А было дело так. Поехал Семён зерно молоть. Мельница, что была на хуторе Помол, аккурат промеж трех деревень, была у мужиков популярна. Мельник там был с головой, молол, как свое. И хоть зимой ещё помер, однако все подводы с трёх сел на его мельницу потянулись. Хозяйничала теперь там мельничиха, молодуха ещё, но бездетная.
Подъехал Семён к мельнице, занял очередь за односельчанином Бражкиным, стал с мужиками лясы точить. А подвод впереди – видимо-невидимо.
Смеется Семён:
- Что ж мне теперь, ночевать у мельничихи, что ли?
А тут на грех мельничиха и проходи мимо. Услыхала Семенов смех, остановилась, оглядела его габариты.
- Как звать? – спрашивает Голощупова.
- Семёном, - оробел вдруг шутник, - Яковлевичем.
- А меня – Груней, - говорит мельничиха, и вдруг берет голощуповскую лошадку под уздцы, - пойдем, Семен Яковлевич…
И повела лошадь в обход очереди, с левого краю. Семен – за ней.
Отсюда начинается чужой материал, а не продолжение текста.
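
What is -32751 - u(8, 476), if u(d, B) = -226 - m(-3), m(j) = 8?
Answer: -32517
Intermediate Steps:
u(d, B) = -234 (u(d, B) = -226 - 1*8 = -226 - 8 = -234)
-32751 - u(8, 476) = -32751 - 1*(-234) = -32751 + 234 = -32517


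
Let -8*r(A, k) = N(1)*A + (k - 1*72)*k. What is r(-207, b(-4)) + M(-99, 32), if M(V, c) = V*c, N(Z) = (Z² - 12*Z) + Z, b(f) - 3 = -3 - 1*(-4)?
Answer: -13571/4 ≈ -3392.8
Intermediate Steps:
b(f) = 4 (b(f) = 3 + (-3 - 1*(-4)) = 3 + (-3 + 4) = 3 + 1 = 4)
N(Z) = Z² - 11*Z
r(A, k) = 5*A/4 - k*(-72 + k)/8 (r(A, k) = -((1*(-11 + 1))*A + (k - 1*72)*k)/8 = -((1*(-10))*A + (k - 72)*k)/8 = -(-10*A + (-72 + k)*k)/8 = -(-10*A + k*(-72 + k))/8 = 5*A/4 - k*(-72 + k)/8)
r(-207, b(-4)) + M(-99, 32) = (9*4 - ⅛*4² + (5/4)*(-207)) - 99*32 = (36 - ⅛*16 - 1035/4) - 3168 = (36 - 2 - 1035/4) - 3168 = -899/4 - 3168 = -13571/4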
Словом, к ночи Семен домой не воротился. Ангелина не напугалась пока – слыхала, что очереди на помол и впрямь змеиные. Но Семен не воротился и на другую ночь. Ангелина ударила в набат – побежала к сестре, Акулине, та подняла сонного Якова Цифиря. Всю ночь они проходили по соседям, кто с Голощуповым на мельницу ездил. Натакались и на Петрушку Бражкина. Тут им Бражкин про мельничиху-то всё и выложил.
- Видали, - говорит, - как она его под уздцы за ворота завела, а боле ничего не видали.
Снарядили тогда сестры Якова на мельницу. Наказали – привести Семена живым или мертвым.
Влетел Яков на хутор ни свет, ни заря. Давай колошматить в ворота мельницы. Долго бил – никто ему не открыл. А как устал и присел у вереи отдохнуть, тут ворота и распахнулись. Вывела мельничиха Семенова мерина, и подвода при нем. И мука намолота, только самого Семена при всем этом не было.
- А Семен где? – вспетушился Яков.
Мельничиха зыркнула на него, шалью взмахнула:
- Забирай, что дают. А жене Семеновой передай, что он не скоро воротится, потому как еще не всю он тут муку перемолол.
И – ворота на запор.

Вернулся Яков в Треуши, сидит на мешках с мукой – в дом заходить боится. Тут Ангелинка с Акулинкой сами выбежали, трясут его за бока:
- Что с Семеном-то? Живой?
- Живой-то живой, - отвечает Яков, - а вроде как и потеряли мы Семена.
И про мельничихин сказ слово в слово доложил.
Ангелина тут заголосила, а Акулина – нет, чтоб сестру утешать – подхватила, из домов детишки понавыскакивали – мал мала – и тоже в рев! Соседи набежали, думали: пожар – кто с багром, кто с ведром. Шумят, галдят. А как узнали, в чем беда, втройне забузовали.
Родион, конечно, тут как тут.
- Айда, - кричит, - всем миром мельницу громить! Мельничиху утопим, Семена заколем,  Ангелинку я замуж заберу.
Семенова жена того пуще в рев. Понятно, неохота ей за Родиона.
Однакова двинулись почти что всем селом на мельницу.
Встали перед хутором. Залегли до вечера.
Весь день совещали план-шабаш, потом успокоились.
А вечером перед мельницей устроили марш-дебош. Кто мог – по мельнице шандарахнул, кто не мог – хотя бы рядом.
Выбежала мельничиха, чуть не в исподнем: братцы, не губите, за что губите?
Вышла, да и попала в лапы сестёр Осинкиных. Как начали они обихаживать Груню с двух сторон, так взвыла она нечеловеческим голосом:
- Сёмушка, милый, спаси, убивают!
Выскочил тут Семен – лицо белое, сам не свой, а жену со снохой готов извести.
- Что ты? – кричат ему, - родню не узнаешь?
-  Нет… - хрипит Семён.  А сам за дубину хватается…
И тут Яков Цифирь, очень так издалека, исподволь, как хлобыснёт его из ведра холоднющей водой.
Замер Семён и присел. А потом вдруг обмяк и заплакал:
- Что же это со мной было? Не иначе, как наваждение…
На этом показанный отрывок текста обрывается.